Content-Analyzer

URL/text analysis engine for clean content extraction & scoring.

Track 02 · Data Prep. The text preprocessing utility built for the Research Agent. Content-Analyzer strips layout noise (navigation, sidebars, footers, scripts) from raw HTML pages, truncates text to fit token budgets, sends it to GPT-4o-mini, and parses the response into structured JSON scores.

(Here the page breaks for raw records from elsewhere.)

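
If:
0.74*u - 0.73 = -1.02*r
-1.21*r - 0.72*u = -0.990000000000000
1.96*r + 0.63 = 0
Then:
No Solution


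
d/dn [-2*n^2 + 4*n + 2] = 4 - 4*n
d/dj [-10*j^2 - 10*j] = -20*j - 10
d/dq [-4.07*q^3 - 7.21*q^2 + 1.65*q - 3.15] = -12.21*q^2 - 14.42*q + 1.65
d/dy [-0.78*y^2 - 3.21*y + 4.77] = -1.56*y - 3.21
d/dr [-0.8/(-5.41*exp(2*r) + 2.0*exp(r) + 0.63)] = (1.6 - 8.656*exp(r))*exp(r)/(-5.41*exp(2*r) + 2.0*exp(r) + 0.63)^2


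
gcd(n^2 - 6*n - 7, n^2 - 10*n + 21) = n - 7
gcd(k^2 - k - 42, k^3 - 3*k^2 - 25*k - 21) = k - 7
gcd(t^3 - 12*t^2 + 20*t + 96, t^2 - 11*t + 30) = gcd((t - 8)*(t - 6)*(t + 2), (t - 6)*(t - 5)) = t - 6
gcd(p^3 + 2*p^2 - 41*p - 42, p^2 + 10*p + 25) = 1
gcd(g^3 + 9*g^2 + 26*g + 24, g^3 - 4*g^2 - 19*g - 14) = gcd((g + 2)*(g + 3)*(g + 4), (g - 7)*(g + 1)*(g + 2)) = g + 2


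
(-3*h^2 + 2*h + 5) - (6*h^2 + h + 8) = -9*h^2 + h - 3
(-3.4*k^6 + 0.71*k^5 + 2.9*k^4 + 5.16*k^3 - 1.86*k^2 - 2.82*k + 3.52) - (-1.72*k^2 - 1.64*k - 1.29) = -3.4*k^6 + 0.71*k^5 + 2.9*k^4 + 5.16*k^3 - 0.14*k^2 - 1.18*k + 4.81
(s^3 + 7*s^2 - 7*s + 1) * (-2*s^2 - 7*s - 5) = -2*s^5 - 21*s^4 - 40*s^3 + 12*s^2 + 28*s - 5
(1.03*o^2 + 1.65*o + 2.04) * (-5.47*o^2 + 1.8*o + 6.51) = -5.6341*o^4 - 7.1715*o^3 - 1.4835*o^2 + 14.4135*o + 13.2804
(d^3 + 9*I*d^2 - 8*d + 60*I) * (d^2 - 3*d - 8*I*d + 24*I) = d^5 - 3*d^4 + I*d^4 + 64*d^3 - 3*I*d^3 - 192*d^2 + 124*I*d^2 + 480*d - 372*I*d - 1440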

Extracted from production Agentic OS.

Open source github.com ↗
Track
Track 02 · Data Preprocessing & Parsing
Runtime
Python 3.10+ pip install
LLM Backend
GPT-4o-mini Structured JSON
Features
HTML Boilerplate Stripping Token Truncation Sentiment & Quality Scoring
Repository

Content Analysis Flowchart : Annotated Reference

Strip boilerplate markup, extract body content, truncate text, run structured GPT prompt, and write JSON output.

The problem

Feeding raw HTML web pages directly into an LLM context is expensive and error-prone. Standard web pages are packed with boilerplate markup: navigation menus, site footers, sharing buttons, sidebar ads, tracking scripts, and styling rules. This noise can represent up to 80% of the raw characters, diluting the actual information and inflating your API costs.

To score sources fast and accurately, you need an extraction engine that strips the markup hierarchy, isolates the core text body, and runs a fast structured evaluation to filter out irrelevant or low-quality articles before they reach your synthesis pipeline.

How it works: step by step

  • Step 1: URL Retrieval. The system accepts a target URL or raw text string. If a URL is provided, it fetches the page using standard HTTP request libraries, handling headers to mimic standard browser calls.
  • Step 2: HTML Clean & Noise Stripping. The BeautifulSoup parser scans the HTML structure. It strips script tags, CSS styles, comment nodes, navigation tags, sidebars, and footer sections. It targets selectors like <article> and <main> to extract raw content.
  • Step 3: Token-Efficient Truncation. The extracted text is sliced, keeping the first 5000 characters. Slicing prevents long documents from exhausting API token limits during the initial assessment step.
  • Step 4: Structured Prompt Query. The cleaned text is sent to GPT-4o-mini. The prompt requests a JSON structure containing sentiment flags, relevance rankings, and summary sentences.
  • Step 5: Parse and Fallback. The response is validated. If the JSON is corrupt, it falls back to empty values, protecting the caller from pipeline crashes.

Interactive: Content Quality Evaluator

Input raw text to see the structured JSON analysis output.

Input Text

Extracted JSON

{
  // Awaiting analysis...
}

Structured JSON output schema

{
  "summary": "A single-sentence summary of the page content.",
  "key_insights": [
    "Insight bullet point 1",
    "Insight bullet point 2",
    "Insight bullet point 3"
  ],
  "sentiment": "positive | negative | neutral",
  "relevance_score": 8, // scale of 0-10
  "quality_score": 7,   // scale of 0-10
  "content_type": "news | analysis | tutorial | report | marketing"
}

File Architecture

  • src/extractor.py: Contains URL loading routines, User-Agent rotation parameters, BeautifulSoup filters for stripping markup noise, and character slice boundaries.
  • src/analyzer.py: Handles client calls to the OpenAI SDK, wraps inputs in a JSON schema template, and catches decoding errors.
  • demo/run.py: A test command line script showing how to scrape a single webpage and print the resulting metadata block.

How to run it

git clone https://github.com/shubham0086/content-analyzer
cd content-analyzer
pip install -r requirements.txt
cp .env.example .env

# Run simple test parser
python demo/run.py

Where this fits

Content-Analyzer runs as a **data ingestion utility**. It acts as the core scoring node inside the Research Agent. By analyzing each webpage candidate beforehand, the Research Agent can filter out low-scoring or promotional links, only passing high-quality content summaries to the final synthesis models.

Honest framing

This parser relies on CSS class identifiers to strip boilerplate. Sites that render content entirely client-side via complex JavaScript (Single Page Applications without server-side pre-rendering) will return blank pages to simple requests. To scrape SPAs reliably, you would need to hook up a headless browser (like Playwright), which adds significant memory and runtime overhead. For standard blog posts and news publications, this static scraper retrieves contents in under 200ms.